Only labels belonging to the selected scenario are evaluated. For example, with **Glass Break** active, a passing police siren is ignored even if the model detects it strongly.

## Scenarios (sub-modalities)

| Scenario                          | Monitored AudioSet labels (substring match)                                    |
| --------------------------------- | ------------------------------------------------------------------------------ |
| **Glass Break / Falling Objects** | Glass, Shatter, Smash crash, Thump, Crash, Bang                                |
| **Constant Alarm (Siren)**        | Alarm, Car alarm, Smoke detector, Siren, Ambulance (siren), Police car (siren) |
| **Help! / Screaming**             | Screaming, Yell, Shout, Children shouting                                      |
| **Custom**                        | User-defined comma-separated label substrings                                  |

## Parameters

| Parameter              | Default          | Description                                            |
| ---------------------- | ---------------- | ------------------------------------------------------ |
| `confidence_threshold` | `0.40`           | Alert when any scenario label exceeds this probability |
| `output_buffer_preset` | `speech-to-text` | Analysis window size (4 s recommended)                 |
| `output_buffer_size_s` | `4.0`            | Custom window length (seconds, min 1 s)                |
| `event_cooldown_s`     | `5.0`            | Minimum seconds between alerts                         |

## Input / output

**Input:** Same as VA—`audio` adapted to PCM S16LE int16 @ 16 kHz mono.

**Interim output (window filling / no alert):**

```json theme={null}
{
  "event_detected": false,
  "event_confidence": 0.12,
  "event_label": "",
  "event_type": "glass_break",
  "active_scenario": "glass_break",
  "sample_rate_hz": 16000,
  "channels": 1
}
```

**Alert output:**

```json theme={null}
{
  "audio": "<numpy int16 — analysis window>",
  "event_detected": true,
  "event_confidence": 0.67,
  "event_label": "Glass",
  "event_type": "glass_break",
  "active_scenario": "glass_break",
  "start_timestamp_sec": 8.0,
  "end_timestamp_sec": 12.0,
  "sample_rate_hz": 16000,
  "channels": 1
}
```

Wire `event_detected` to a `send_alert` node or conditional gate (see [Alerts](/feature-reference/edge/drivers/alerts)).

## Analysis window

Audio accumulates until the analysis window is full (default **4 s**), then AST runs inference.

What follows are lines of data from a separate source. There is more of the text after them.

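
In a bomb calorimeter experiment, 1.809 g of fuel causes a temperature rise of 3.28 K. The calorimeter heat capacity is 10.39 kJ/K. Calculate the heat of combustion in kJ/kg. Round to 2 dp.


Hc = C_cal * delta_T / m_fuel
Q_released = 10.39 * 3.28 = 34.0792 kJ
m_fuel = 1.809 g = 1.809/1000 kg = 0.001809 kg
Hc = 34.0792 / 0.001809 = 18838.70 kJ/kg


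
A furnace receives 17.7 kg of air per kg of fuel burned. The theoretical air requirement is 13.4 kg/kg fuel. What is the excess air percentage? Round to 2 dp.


Excess air = actual - stoichiometric = 17.7 - 13.4 = 4.30 kg/kg fuel
Excess air % = (excess / stoich) * 100 = (4.30 / 13.4) * 100 = 32.09%


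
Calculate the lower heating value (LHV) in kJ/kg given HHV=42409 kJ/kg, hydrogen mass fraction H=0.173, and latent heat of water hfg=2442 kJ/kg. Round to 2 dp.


LHV = HHV - hfg * 9 * H
Water correction = 2442 * 9 * 0.173 = 3802.194 kJ/kg
LHV = 42409 - 3802.194 = 38606.81 kJ/kg


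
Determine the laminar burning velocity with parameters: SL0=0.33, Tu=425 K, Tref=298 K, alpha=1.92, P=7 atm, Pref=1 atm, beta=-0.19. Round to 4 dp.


SL = SL0 * (Tu/Tref)^alpha * (P/Pref)^beta
T ratio = 425/298 = 1.42617450
(T ratio)^alpha = 1.42617450^1.92 = 1.977022
(P/Pref)^beta = 7^(-0.19) = 0.690926
SL = 0.33 * 1.977022 * 0.690926 = 0.4508 m/s


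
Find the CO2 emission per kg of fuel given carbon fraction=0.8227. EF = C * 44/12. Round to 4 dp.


EF = C_frac * (M_CO2 / M_C)
EF = 0.8227 * (44/12)
EF = 0.8227 * 3.666667 = 3.0166 kg_CO2/kg_fuel


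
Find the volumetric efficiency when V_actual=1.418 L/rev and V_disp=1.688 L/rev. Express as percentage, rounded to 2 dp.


eta_v = (V_actual / V_disp) * 100
Ratio = 1.418 / 1.688 = 0.8400
eta_v = 0.8400 * 100 = 84.00%


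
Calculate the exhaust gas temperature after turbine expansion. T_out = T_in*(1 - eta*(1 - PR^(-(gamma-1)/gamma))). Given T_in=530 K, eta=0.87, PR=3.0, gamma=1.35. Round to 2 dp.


T_out = T_in * (1 - eta * (1 - PR^(-(gamma-1)/gamma)))
Exponent = -(1.35-1)/1.35 = -0.25925926
PR^exp = 3.0^(-0.25925926) = 0.75214556
Factor = 1 - 0.87*(1 - 0.75214556) = 0.78436664
T_out = 530 * 0.78436664 = 415.71 K


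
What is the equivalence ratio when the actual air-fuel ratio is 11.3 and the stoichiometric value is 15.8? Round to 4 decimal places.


phi = AFR_stoich / AFR_actual
phi = 15.8 / 11.3 = 1.3982


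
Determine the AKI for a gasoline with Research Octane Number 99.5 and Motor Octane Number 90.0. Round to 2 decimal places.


AKI = (RON + MON) / 2
AKI = (99.5 + 90.0) / 2
AKI = 189.5 / 2 = 94.75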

The buffer advances by **50% hop** (half-window overlap) so events near window boundaries are not missed. After an alert, a **cooldown** suppresses duplicate notifications.

## Example workflow

```
Audio Track → Audio Assistant (SSG, glass_break) → Send Alert
```

## Edge install

```bash theme={null}
pip install "cyberwave[ml-aed]"
```

First inference downloads the AST weights from Hugging Face.